INBS approved hundreds of loans against its own rules
TOM McMenamin, who was Irish Nationwide Building Society’s (INBS) head of commercial lending at the height of the property boom, said yesterday he could not “figure out” how the credit committee he unofficially chaired had approved and recommended hundreds of millions of euro in loan applications in breach of the organisation’s own rules.
Appearing before the Central Bank’s INBS inquiry, Mr McMenamin insisted he “worked diligently and honestly” during his time at the Society and had made “every effort not to breach rules or regulations”.
In exchanges with Brian O’Moore SC, who is advising the Inquiry, Mr McMenamin said he could not understand how large loans were approved by the committee when it had only two members – including himself – less than the three-member quorum required in the Society’s own regulations.
Mr O’Moore listed half-a-dozen occasions when loans worth tens of millions of euro were signed off by the committee and advanced up the line for final approval by INBS’ board, without a full complement of members.
The inquiry heard that at one meeting, in August 2004, Mr McMenamin and fellow credit committee member John Roche approved and recommended loans worth in excess of €35m and £46m.
“Quite a chunky bit of business” Mr O’Moore observed.
On another occasion, the inquiry heard, the credit com- mittee sanctioned more than €150m in funds plus additional loans worth over £53m.
That prompted Mr McMenamin to question whether the minutes, signed by him, had correctly recorded who was in attendance. “I find it very hard to accept there were only two of us,” he said.
Mr O’Moore replied: “Let’s have a stab at this. Who else would have turned up?”

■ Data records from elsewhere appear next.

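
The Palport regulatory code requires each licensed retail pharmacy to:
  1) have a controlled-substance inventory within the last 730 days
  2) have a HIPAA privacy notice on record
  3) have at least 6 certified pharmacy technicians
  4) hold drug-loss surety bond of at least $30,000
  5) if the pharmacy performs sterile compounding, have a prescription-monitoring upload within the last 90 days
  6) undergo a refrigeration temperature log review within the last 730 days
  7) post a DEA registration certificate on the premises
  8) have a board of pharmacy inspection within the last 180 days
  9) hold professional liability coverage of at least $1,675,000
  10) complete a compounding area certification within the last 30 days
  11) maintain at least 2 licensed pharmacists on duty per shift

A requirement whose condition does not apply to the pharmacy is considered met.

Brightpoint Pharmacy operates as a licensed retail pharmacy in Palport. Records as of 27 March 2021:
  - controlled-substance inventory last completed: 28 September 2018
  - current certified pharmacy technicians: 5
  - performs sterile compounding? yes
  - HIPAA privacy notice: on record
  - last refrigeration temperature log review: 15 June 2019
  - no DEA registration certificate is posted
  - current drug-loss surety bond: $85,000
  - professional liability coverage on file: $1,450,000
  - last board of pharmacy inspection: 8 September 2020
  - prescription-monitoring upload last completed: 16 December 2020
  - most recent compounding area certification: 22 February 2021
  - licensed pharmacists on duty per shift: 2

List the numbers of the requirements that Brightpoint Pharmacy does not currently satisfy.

1, 3, 5, 7, 8, 9, 10

1. controlled-substance inventory 911 days ago vs limit 730 → not met
2. HIPAA privacy notice present → met
3. certified pharmacy technicians 5 < 6 → not met
4. drug-loss surety bond $85,000 ≥ $30,000 → met
5. condition 'performs sterile compounding' holds; prescription-monitoring upload 101 days ago vs limit 90 → not met
6. refrigeration temperature log review 651 days ago vs limit 730 → met
7. DEA registration certificate absent → not met
8. board of pharmacy inspection 200 days ago vs limit 180 → not met
9. professional liability coverage $1,450,000 < $1,675,000 → not met
10. compounding area certification 33 days ago vs limit 30 → not met
11. licensed pharmacists on duty per shift 2 ≥ 2 → met
Not met: 1, 3, 5, 7, 8, 9, 10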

Mr McMenamin conceded, under heavy questioning, that he had occupied the “top of the commercial lending tree” at INBS and acknowledged he had convened and chaired its credit committees up until 2007, when former managing director Michael Fingleton assumed the role.
Mr McMenamin told the inquiry he had never been presented with the exact rules of the credit committee, although Mr O’Moore challenged him about how he then knew there needed to be a minimum quorum of three members?

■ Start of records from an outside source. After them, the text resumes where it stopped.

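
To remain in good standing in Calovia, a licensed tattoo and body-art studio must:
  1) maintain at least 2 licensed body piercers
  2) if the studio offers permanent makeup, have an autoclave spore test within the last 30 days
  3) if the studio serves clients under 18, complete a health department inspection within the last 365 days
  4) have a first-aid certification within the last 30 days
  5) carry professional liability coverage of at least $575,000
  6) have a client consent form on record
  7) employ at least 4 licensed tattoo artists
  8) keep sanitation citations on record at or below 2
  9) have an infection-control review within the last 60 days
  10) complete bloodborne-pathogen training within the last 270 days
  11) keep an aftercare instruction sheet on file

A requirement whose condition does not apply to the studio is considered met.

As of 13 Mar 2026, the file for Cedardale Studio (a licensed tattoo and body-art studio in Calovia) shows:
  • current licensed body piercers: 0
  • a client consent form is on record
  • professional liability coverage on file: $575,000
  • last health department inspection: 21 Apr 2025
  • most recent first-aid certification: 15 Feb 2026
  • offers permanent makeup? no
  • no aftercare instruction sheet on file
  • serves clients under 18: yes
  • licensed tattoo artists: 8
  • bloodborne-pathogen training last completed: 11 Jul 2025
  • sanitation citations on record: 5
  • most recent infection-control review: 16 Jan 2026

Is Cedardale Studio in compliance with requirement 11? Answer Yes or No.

11. aftercare instruction sheet absent → not met

No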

The former head of lending replied: “I can’t honestly answer that question” and pointed out that 13 or 14 years had elapsed.
Mr O’Moore urged him to “stand back from personal responsibility” for a moment and consider whether, at that time, the Society appeared to “not be operating coherently as a body given the amount of money that is being dispensed”?
Irish Nationwide was nationalised in 2010 at a cost of €5.4bn to taxpayers.